11. Ka Dazz – Babes Wodumo, intense gqom
We’re getting into some real intense gqom now. This track is really a dancefloor track, it is amazing, but unarguably this more stripped back genre does not have the easy appeal of amapiano.
12. Ghost on the loose – DJ Lag: relentless gqom
Sick name, sick track. A relentless, sparse club track by probably the best gqom artist.
13. Township Funk – DJ Mujava: kwaito, bacardi house and so much more
Life changing beats, not to be played during daylight. The most hypnotic track I have ever heard. It even seduced Rick Ross into the mistaken belief he could do something with it.
The production sounds amateurish, it is rough and it is amazing. It was one of the tracks that cemented my interest in electronic music from around the world and added up, I have probably spent multiple days listening to it.
Genre-wise Township Funk is very interesting to me, particularly because it doesn’t have vocals, so isn’t necessarily recognizably South African.

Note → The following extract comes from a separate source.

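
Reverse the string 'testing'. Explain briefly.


Reverse 'testing' character by character: 'gnitset'.

gnitset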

Although ‘Township Funk’ is a mix of kwaito and a very regional style called bacardi house, when I first heard the song, I thought of it as the ultimate paired-back UKfunky track in the vein of Champion Sound’s Lighter VIP (checkout the amazing Beatport playlist the lasting legacy of UK funky for more of that).
Interestingly, Township Funk, released by UK record label Warp Records also sounds like it could be bleep n bass track– a short-lived, but highly influential genre of music, that was essentially Northern-English kwaito (in the sense that it is also a stripped down take on Chicago house and hip-hop).
In general I think this speaks to the fact that there is a big inspiration and interplay between UK and South African electronic producers. Tracks like Scratcha DVA’s ‘Sleeper’ really exemplify how UK producer’s are currently taking inspiration from South Africa.
14. Solala – Ezra: unique deep house
South Africa has produced lots of great, deep house with its own unique flavor. Chicago house music is essentially what initially gave birth to South African electronic music and it is fitting that we include a track that has such strong ‘can you feel it’ vibes.
15. You Turn Me On (JKriv Rework) – William & The Young Five: day party vibes
We’re back into tracks that can (and should) be played throughout the day. From a 2018 album of re-edits called ‘Heads Records – South African Disco-Dub Edits’ which is well worth checking out!
16. Tomorrow – Ntombi Ndaba: not amapiano, but warm and soulful
You just can’t help but feel good when you listen to this. Ntombi Ndaba had a very short career in the late 90s before completely disappearing from the music business, but she has my favorite voice of all the South African musicians I have heard. I love how warm and soulful it is and the contrast with the quirky, “bubblegum”, lo-fi backdrop.
If you are into this sound, checkout AfroSynth records which has a catalog of re-releases of the lo-fi 80s “bubblegum” sound (along with kwaito and straight-up Disco). Be Careful by the E & S Brothers is one of my favorite records of this era.